In contrast to this, let us look in on a typical modern community on All Hallow's Eve.
For several weeks the local merchants have been stocking their shelves both with the impedimenta of terrorism and the wherewithal for defending against it. Businessmen have always been opportunists in times of civil disturbance, and they are no different on this occasion. They favor neither side and encourage both. The supermarkets are no-man's-lands where foes mingle around a single source of supply.
In the offensive arsenal we find such dreaded weapons as these: cheesecloth costumes representing witches, monsters, hobgoblins, and such irrelevancies as pirates, nurses and field mice; gauze masks of vampires, skulls, black cats and reigning television celebrities. In addition there are brightly designed shopping bags for the collection of loot. And of course the inevitable boxes of chalk, in gentle pastel shades.
On the defense side, we have materiel calculated either to frighten or placate wicked imps, and this includes cardboard
skeletons and similar hexes, papier-mache pumpkins with or without electric bulbs, and immense stores of candy stamped in shapes of familiar figures of demonology, including Dracula, Old Harry, Quasimodo and Donald Duck. Everything is displayed in the approved way of merchandising goods, and all products are arranged so as to put the least strain on the imagination.
Since mothers buy the things children use on Halloween, it is small wonder that harmlessness characterizes the holiday. In fact, safety is the theme, and everyone conspires to make sure that nobody is hurt, frightened or even vaguely discomfited.
Selected walls are provided by the Chamber of Commerce for children to deface with chalk. Boys and girls are told that scaring adults could result in heart attacks, and since no child wants to bear for life the responsibility of an adult's death, he restricts his haunting to well-modulated, apologetic moans. Drivers are alerted to proceed with more than usual caution, because the little terrorists can't see approaching cars out of the corners of their masks. Further to this end, phosphorescent insignia are sewn on sleeves and pants legs. Policemen are called out on special service, not to prevent violence and plundering but to help marauders cross the streets. Parties are thrown to keep them off the streets altogether, and games are provided, such as ducking for apples, to help them vent their diabolic urges.
The small and hardy nucleus of children not intimidated by anxious parents stalks the streets raising a kind of hell peculiar to twentieth-century American children. Disguised as ghosts, field mice or Ben Caseys, they go from door to door lisping, "Trick or Treat" with full expectation of cooperation, and without the least idea of what to do if they meet with resistance. But there is never resistance, and cooperation is abundantly given. Mothers and fathers greet them cooing and gurgling over their costumes and ardently pressing chicken-corn, halvah and late-vintage pennies upon them. The operation is brief and streamlined, and if there is either pleasure or pain in the exchange it's almost impossible to detect. But the children, having taken all this for granted, dump their booty into their particolored shopping bags and toddle along to their next victim.

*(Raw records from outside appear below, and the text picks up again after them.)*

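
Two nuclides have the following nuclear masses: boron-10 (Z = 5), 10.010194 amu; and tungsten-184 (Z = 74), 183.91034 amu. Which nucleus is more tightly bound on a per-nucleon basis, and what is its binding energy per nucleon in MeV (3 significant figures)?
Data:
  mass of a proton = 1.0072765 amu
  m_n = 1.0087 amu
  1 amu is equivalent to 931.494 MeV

tungsten-184; 8.02 MeV/nucleon

boron-10: Σm = 5(1.0072765) + 5(1.0087) = 10.0798825 amu; Δm = 0.0696885 amu; E_B = 64.914 MeV; E_B/A = 6.491 MeV
tungsten-184: Σm = 74(1.0072765) + 110(1.0087) = 185.4954610 amu; Δm = 1.5851210 amu; E_B = 1476.53 MeV; E_B/A = 8.0246 MeV
tungsten-184 has the higher binding energy per nucleon, so it is the more tightly bound nucleus.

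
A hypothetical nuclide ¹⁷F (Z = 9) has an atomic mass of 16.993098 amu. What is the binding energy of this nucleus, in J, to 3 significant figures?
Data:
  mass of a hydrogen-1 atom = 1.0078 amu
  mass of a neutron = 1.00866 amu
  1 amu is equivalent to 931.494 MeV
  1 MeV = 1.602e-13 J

Z = 9, so N = A − Z = 17 − 9 = 8.
Total constituent mass: 9 × 1.0078 + 8 × 1.00866 = 17.13948 amu
The mass defect is 17.13948 − 16.993098 = 0.146382 amu.
Converting to energy: 0.146382 amu × 931.494 MeV/amu = 136.354 MeV
In joules: 136.354 MeV × 1.602e-13 J/MeV = 2.1844e-11 J

2.18e-11 J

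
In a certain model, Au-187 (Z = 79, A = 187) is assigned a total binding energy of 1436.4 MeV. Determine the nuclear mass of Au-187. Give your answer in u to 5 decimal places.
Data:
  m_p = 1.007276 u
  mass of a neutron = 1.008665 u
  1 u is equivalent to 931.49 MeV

186.96858 u

Mass defect = 1436.4 MeV / (931.49 MeV/u) = 1.5420455 u
Constituent mass = 79(1.007276) + 108(1.008665) = 188.510624 u
Nuclear mass = 188.510624 − 1.5420455 = 186.9685785 u ≈ 186.96858 u (to 5 decimal places)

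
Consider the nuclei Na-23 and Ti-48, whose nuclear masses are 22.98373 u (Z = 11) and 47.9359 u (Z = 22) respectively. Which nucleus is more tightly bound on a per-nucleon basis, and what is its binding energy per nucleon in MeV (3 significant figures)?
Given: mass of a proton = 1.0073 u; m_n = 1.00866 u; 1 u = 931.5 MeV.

Na-23: Σm = 11(1.0073) + 12(1.00866) = 23.18422 u; Δm = 0.20049 u; E_B = 186.76 MeV; E_B/A = 8.120 MeV
Ti-48: Σm = 22(1.0073) + 26(1.00866) = 48.38576 u; Δm = 0.44986 u; E_B = 419.04 MeV; E_B/A = 8.730 MeV
Ti-48 has the higher binding energy per nucleon, so it is the more tightly bound nucleus.

Ti-48; 8.73 MeV/nucleon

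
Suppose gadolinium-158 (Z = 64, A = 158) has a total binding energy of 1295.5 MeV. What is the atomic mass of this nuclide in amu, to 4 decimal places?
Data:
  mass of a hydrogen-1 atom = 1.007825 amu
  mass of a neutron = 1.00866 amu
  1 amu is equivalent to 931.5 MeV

157.9241 amu

Mass defect = 1295.5 MeV / (931.5 MeV/amu) = 1.390768 amu
Constituent mass = 64(1.007825) + 94(1.00866) = 159.314840 amu
Atomic mass = 159.314840 − 1.390768 = 157.924072 amu ≈ 157.9241 amu (to 4 decimal places)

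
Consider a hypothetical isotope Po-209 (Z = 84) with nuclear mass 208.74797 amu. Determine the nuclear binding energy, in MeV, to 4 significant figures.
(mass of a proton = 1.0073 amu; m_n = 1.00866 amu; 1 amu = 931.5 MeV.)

Σm = 84·m_p + 125·m_n = 84.6132 + 126.08250 = 210.69570 amu
Mass defect Δm = 210.69570 − 208.74797 = 1.94773 amu
E_B = 1.94773 × 931.5 = 1814.31 MeV

1814 MeV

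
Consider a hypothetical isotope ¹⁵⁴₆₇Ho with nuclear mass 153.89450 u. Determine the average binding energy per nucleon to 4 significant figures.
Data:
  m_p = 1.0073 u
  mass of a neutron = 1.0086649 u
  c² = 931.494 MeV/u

8.156 MeV/nucleon

Z = 67, so N = A − Z = 154 − 67 = 87.
Total constituent mass: 67 × 1.0073 + 87 × 1.0086649 = 155.2429463 u
The mass defect is 155.2429463 − 153.89450 = 1.3484463 u.
Binding energy = Δm·c² = 1.3484463 × 931.494 MeV/u = 1256.07 MeV
Per nucleon: 1256.07 / 154 = 8.156 MeV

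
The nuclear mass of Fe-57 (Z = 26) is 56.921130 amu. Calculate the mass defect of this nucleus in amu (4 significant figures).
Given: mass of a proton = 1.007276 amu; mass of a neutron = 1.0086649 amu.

Total constituent mass: 26 × 1.007276 + 31 × 1.0086649 = 57.4577879 amu
Δm = 57.4577879 − 56.921130 = 0.5366579 amu

0.5367 amu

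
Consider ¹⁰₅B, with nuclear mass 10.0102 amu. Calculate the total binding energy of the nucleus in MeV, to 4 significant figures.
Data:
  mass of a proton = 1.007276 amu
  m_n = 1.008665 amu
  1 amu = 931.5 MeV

The nucleus contains 5 protons and 10 − 5 = 5 neutrons.
Total constituent mass: 5 × 1.007276 + 5 × 1.008665 = 10.079705 amu
Δm = 10.079705 − 10.0102 = 0.069505 amu
Converting to energy: 0.069505 amu × 931.5 MeV/amu = 64.7439 MeV

64.74 MeV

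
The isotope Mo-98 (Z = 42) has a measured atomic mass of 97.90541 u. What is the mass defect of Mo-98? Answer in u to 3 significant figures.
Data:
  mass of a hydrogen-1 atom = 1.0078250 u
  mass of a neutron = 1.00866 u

0.908 u

The nucleus contains 42 protons and 98 − 42 = 56 neutrons.
Total constituent mass: 42 × 1.0078250 + 56 × 1.00866 = 98.8136100 u
Δm = 98.8136100 − 97.90541 = 0.9082000 u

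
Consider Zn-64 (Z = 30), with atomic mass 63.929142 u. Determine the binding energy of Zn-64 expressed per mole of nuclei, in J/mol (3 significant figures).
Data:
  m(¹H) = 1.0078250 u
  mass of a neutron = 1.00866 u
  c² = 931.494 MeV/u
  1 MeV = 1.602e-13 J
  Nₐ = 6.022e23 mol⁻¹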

Thus, in a manner of speaking, we can say that Halloween is a very perilous night indeed. At no other time is the danger to healthy youth more apparent. We seem to have forgotten that three prominent elements of a child's psychology are imagination, defiance, and destructiveness. Give a child an educational game and, if he has any spirit at all, he'll quickly destroy the game and find endless, interesting things to do with the box it came in.
Children don't want cooperation and supervision on Halloween; they want to be challenged every step of the way. They don't want treats unless it costs the donor something in mental anguish. They don't want monitored parties or well-lighted streets; they don't want prefabricated costumes or specially designated places where they can destroy worthless property. They simply want to raise hell.
I'm not taking the position that children are pure monsters, because I'm wise enough to know that nothing is pure in this world. But I do think it's vital that we recognize a strong tendency in every normal, healthy child to be uncivilized. Halloween gives him an excellent chance to exercise the antisocial attitudes he's contained the rest of the year. If we suppress these completely, we'll be stopping up a vital source of creativity. This can lead to high-school dropouts, heavy drinking, radical socialism, thirty-one percent more cavities, botulism and premature baldness. Let us therefore restore this holiday to its former position of indignity and disrespect. Or else let's find a suitable alternative. We have a Mother's Day and a Father's Day, so the best substitute would be Children's Day, completing the trend toward child-worship that has been going on since child-labor laws liberated the flower of our youth.